Here’s Michael Betancourt writing in 2015:
Leveraging the coherent exploration of Hamiltonian flow, Hamiltonian Monte Carlo produces computationally efficient Monte Carlo estimators, even with respect to complex and high-dimensional target distributions. When confronted with data-intensive applications, however, the algorithm may be too expensive to implement, leaving us to consider the utility of approximations such as data subsampling. In this paper I demonstrate how data subsampling fundamentally compromises the scalability of Hamiltonian Monte Carlo.
But then here’s Jost Springenberg, Aaron Klein, Stefan Falkner, and Frank Hutter in 2016:
Despite its successes, the prototypical Bayesian optimization approach – using Gaussian process models – does not scale well to either many hyperparameters or many function evaluations. Attacking this lack of scalability and flexibility is thus one of the key challenges of the field. . . . We obtain scalability through stochastic gradient Hamiltonian Monte Carlo, whose robustness we improve via a scale adaptation.

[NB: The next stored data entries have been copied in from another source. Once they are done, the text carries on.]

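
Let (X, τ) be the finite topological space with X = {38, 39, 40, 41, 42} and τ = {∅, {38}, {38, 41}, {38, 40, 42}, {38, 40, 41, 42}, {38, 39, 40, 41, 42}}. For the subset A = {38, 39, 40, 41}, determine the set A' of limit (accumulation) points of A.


A' = {39, 40, 41, 42}

For each x ∈ X, list the open sets U ∈ τ with x ∈ U, then check whether U ∩ (A ∖ {x}) ≠ ∅ for every such U.
  x = 38: open {38} ∋ x has {38} ∩ (A ∖ {38}) = ∅, so x is NOT a limit point.
  x = 39: opens ∋ x are {38, 39, 40, 41, 42}; each meets A ∖ {39}, so x IS a limit point.
  x = 40: opens ∋ x are {38, 40, 42}, {38, 40, 41, 42}, {38, 39, 40, 41, 42}; each meets A ∖ {40}, so x IS a limit point.
  x = 41: opens ∋ x are {38, 41}, {38, 40, 41, 42}, {38, 39, 40, 41, 42}; each meets A ∖ {41}, so x IS a limit point.
  x = 42: opens ∋ x are {38, 40, 42}, {38, 40, 41, 42}, {38, 39, 40, 41, 42}; each meets A ∖ {42}, so x IS a limit point.
Collecting: A' = {39, 40, 41, 42}.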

Experiments including multi-task Bayesian optimization with 21 tasks, parallel optimization of deep neural networks and deep reinforcement learning show the power and flexibility of this approach.

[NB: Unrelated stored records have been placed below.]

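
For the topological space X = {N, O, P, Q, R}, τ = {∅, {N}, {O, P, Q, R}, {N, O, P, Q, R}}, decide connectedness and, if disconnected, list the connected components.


(X, τ) is disconnected; components = [{N}, {O, P, Q, R}].

Find clopen sets (U ∈ τ with X ∖ U ∈ τ):
  U = ∅, X ∖ U = {N, O, P, Q, R} — both open, so U is clopen.
  U = {N}, X ∖ U = {O, P, Q, R} — both open, so U is clopen.
  U = {O, P, Q, R}, X ∖ U = {N} — both open, so U is clopen.
  U = {N, O, P, Q, R}, X ∖ U = ∅ — both open, so U is clopen.
Nontrivial clopen(s) exist: e.g. {N}. So (X, τ) is disconnected.
Compute connected components by grouping points that agree on all clopens:
  component: {N}
  component: {O, P, Q, R}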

So now I’m not sure what to think! I guess a method can be useful even if it doesn’t quite optimize the function it’s supposed to optimize? Another twist here is that these deep network models are multimodal so you can’t really do full Bayes for them even in problems of moderate size, even before worrying about scalability. Which suggests that we should think of algorithms such as that of Springenberg et al. as approximations, and we should be doing more work on evaluating these approximations. To put it another way, when they run stochastic gradient Hamiltonian Monte Carlo, we should perhaps think of this not as a way of tracing through the posterior distribution but as a way of exploring the distribution, or some parts of it.